Lucy turned with a start, and gazed wonderingly upon her friend's face.

"Why does he continue telling me what I must not hear? with his eyes, Lucy! in the tones of his voice, in common words which I am forced to interpret by his meaning! I had learned to bear my inevitable fate, for it is not an unhappy one; I can bear even his presence, if he were generous enough to close his heart as I do,—either that, or to avoid me; for I now dread to meet him again."

"Is it not," Lucy asked, "because the trial is new, and takes you by surprise and unprepared? May you not be fearing more than Mr. Held has expressed, or, at least, intended?"
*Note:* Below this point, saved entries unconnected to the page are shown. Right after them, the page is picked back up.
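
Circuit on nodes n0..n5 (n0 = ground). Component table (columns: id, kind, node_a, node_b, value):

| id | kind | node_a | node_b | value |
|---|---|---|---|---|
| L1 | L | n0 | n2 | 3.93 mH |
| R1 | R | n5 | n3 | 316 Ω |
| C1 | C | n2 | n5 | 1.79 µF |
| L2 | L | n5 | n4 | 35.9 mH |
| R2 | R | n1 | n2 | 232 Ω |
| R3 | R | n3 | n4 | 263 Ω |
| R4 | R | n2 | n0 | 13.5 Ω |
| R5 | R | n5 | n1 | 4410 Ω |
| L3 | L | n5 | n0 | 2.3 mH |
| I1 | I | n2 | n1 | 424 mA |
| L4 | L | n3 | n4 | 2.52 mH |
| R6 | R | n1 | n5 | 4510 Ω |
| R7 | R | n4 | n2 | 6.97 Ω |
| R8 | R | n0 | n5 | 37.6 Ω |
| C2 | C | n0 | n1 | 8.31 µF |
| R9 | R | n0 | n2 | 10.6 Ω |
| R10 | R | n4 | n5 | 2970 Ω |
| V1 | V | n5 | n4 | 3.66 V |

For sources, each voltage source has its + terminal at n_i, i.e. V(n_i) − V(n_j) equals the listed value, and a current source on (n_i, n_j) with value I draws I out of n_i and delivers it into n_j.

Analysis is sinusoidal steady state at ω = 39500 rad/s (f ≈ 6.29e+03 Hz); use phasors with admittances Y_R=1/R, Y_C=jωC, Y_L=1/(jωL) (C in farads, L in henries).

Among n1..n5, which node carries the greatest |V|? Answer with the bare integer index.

4

Apply KCL at each of the 5 non-ground nodes and solve the resulting linear system.
Node n1: branches {R2, R5, I1, R6, C2} → V_1 = 0.01786-1.260j
Node n2: branches {L1, C1, R2, R4, I1, R7, R9} → V_2 = -2.472+0.08882j
Node n3: branches {R1, R3, L4} → V_3 = -2.560-0.3713j
Node n4: branches {L2, R3, L4, R7, R10, V1} → V_4 = -3.100-1.150j
Node n5: branches {R1, C1, L2, R5, L3, R6, R8, R10, V1} → V_5 = 0.5602-1.150j
Source currents: i(V1)=-0.1012-0.1727j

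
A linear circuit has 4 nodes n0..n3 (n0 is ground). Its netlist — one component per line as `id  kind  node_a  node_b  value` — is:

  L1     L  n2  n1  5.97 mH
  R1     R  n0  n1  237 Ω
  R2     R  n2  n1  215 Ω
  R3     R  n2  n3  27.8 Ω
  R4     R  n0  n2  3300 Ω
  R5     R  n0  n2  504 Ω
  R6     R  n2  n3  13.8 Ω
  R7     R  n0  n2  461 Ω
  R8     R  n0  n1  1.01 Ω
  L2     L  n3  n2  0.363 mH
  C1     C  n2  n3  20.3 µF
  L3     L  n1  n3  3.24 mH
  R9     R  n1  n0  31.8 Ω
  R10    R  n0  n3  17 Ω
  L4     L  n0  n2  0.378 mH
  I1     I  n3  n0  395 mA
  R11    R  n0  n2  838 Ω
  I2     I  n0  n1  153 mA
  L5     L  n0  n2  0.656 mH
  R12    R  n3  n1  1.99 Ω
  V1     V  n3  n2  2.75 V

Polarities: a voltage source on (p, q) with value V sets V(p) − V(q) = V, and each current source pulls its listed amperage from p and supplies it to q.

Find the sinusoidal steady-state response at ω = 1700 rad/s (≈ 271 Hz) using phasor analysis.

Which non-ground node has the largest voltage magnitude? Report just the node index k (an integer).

MNA unknowns: 3 node voltages V₁..V_3 plus 1 source current (V1)
L1: Y=0.000-0.09853j on G[2,1]
R1: Y=0.004219+0.000j on G[0,1]
R2: Y=0.004651+0.000j on G[2,1]
R3: Y=0.03597+0.000j on G[2,3]
R4: Y=0.0003030+0.000j on G[0,2]
R5: Y=0.001984+0.000j on G[0,2]
R6: Y=0.07246+0.000j on G[2,3]
R7: Y=0.002169+0.000j on G[0,2]
R8: Y=0.9901+0.000j on G[0,1]
L2: Y=0.000-1.620j on G[3,2]
C1: Y=0.000+0.03451j on G[2,3]
L3: Y=0.000-0.1816j on G[1,3]
R9: Y=0.03145+0.000j on G[1,0]
R10: Y=0.05882+0.000j on G[0,3]
L4: Y=0.000-1.556j on G[0,2]
I1: z[3]−=0.395, z[0]+=0.395
R11: Y=0.001193+0.000j on G[0,2]
I2: z[0]−=0.153, z[1]+=0.153
L5: Y=0.000-0.8967j on G[0,2]
R12: Y=0.5025+0.000j on G[3,1]
V1: row V3−V2=2.75, i_V1 at 3,2
solve → V1=0.9114-0.3120j, V2=-0.1447-0.5419j, V3=2.605-0.5419j
aux → i_V1=-1.656+4.816j

3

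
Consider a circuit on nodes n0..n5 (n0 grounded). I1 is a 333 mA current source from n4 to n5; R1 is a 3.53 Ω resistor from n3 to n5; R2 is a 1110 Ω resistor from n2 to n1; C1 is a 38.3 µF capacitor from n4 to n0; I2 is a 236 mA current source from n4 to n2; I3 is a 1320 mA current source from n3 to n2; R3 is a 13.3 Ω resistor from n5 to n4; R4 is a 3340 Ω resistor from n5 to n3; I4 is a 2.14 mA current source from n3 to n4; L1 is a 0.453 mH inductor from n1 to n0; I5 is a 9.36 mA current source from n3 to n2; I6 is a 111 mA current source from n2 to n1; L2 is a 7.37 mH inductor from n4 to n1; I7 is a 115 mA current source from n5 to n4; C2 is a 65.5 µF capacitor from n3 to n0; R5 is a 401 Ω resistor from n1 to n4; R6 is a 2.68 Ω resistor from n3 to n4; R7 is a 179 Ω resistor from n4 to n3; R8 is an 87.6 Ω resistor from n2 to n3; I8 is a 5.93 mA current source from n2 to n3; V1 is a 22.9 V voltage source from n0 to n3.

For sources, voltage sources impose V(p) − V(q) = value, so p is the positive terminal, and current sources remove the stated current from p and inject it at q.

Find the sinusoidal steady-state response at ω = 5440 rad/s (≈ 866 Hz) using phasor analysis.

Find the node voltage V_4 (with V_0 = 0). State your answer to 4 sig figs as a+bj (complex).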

"The speech that kills, or makes alive, needs no words. What I mean is, there is no resistance in his face. I blush for myself, I am indignant at my own pitiful weakness, but something in his look to-day made me forget everything that has passed since we were parted. While it lasted, I was under a spell,—a spell which it humiliates me to remember. Your voices sounded faint and far-off; all that I have, and hold, seemed to be slipping from me. It was only for a moment, but, Lucy, it frightened me. My will is strong, and I think I can depend upon it; yet what if some influence beyond my control were to paralyze it?"

"Then you must try to win the help of a higher will; our souls always win something of that which they wrestle and struggle to reach. Dear Mrs. Hopeton, have you never thought that we are still as children who cannot have all they cry for? Now that you know what you fear, do not dread to hold it before your mind and examine what it is: at least, I think that would be my instinct,—to face a danger at once when I found I could not escape it."

"I have no doubt you are right, Lucy," said Mrs. Hopeton; but her tone was sad, as if she acquiesced without clearly believing.

"It seems very hard," Lucy continued, "when we cannot have the one love of all others that we need, harder still when we must put it forcibly from our hearts. But I have always felt that, when we can bring ourselves to renounce cheerfully, a blessing will follow. I do not know how, but I must believe it. Might it not come at last through the love that we have, though it now seems imperfect?"

Mrs. Hopeton lifted her head from her knees, and sat erect. "Lucy," she said, "I do not believe you are a woman who would ask another to bear what is beyond your own strength. Shall I put you to the test?"

Lucy, though her face became visibly paler, replied: "I did not mean to compare my burden with yours; but weigh me, if you wish. If I am found wanting, you will show me wherein."

"Your one love above all others is lost to you. Have you conquered the desire for it?"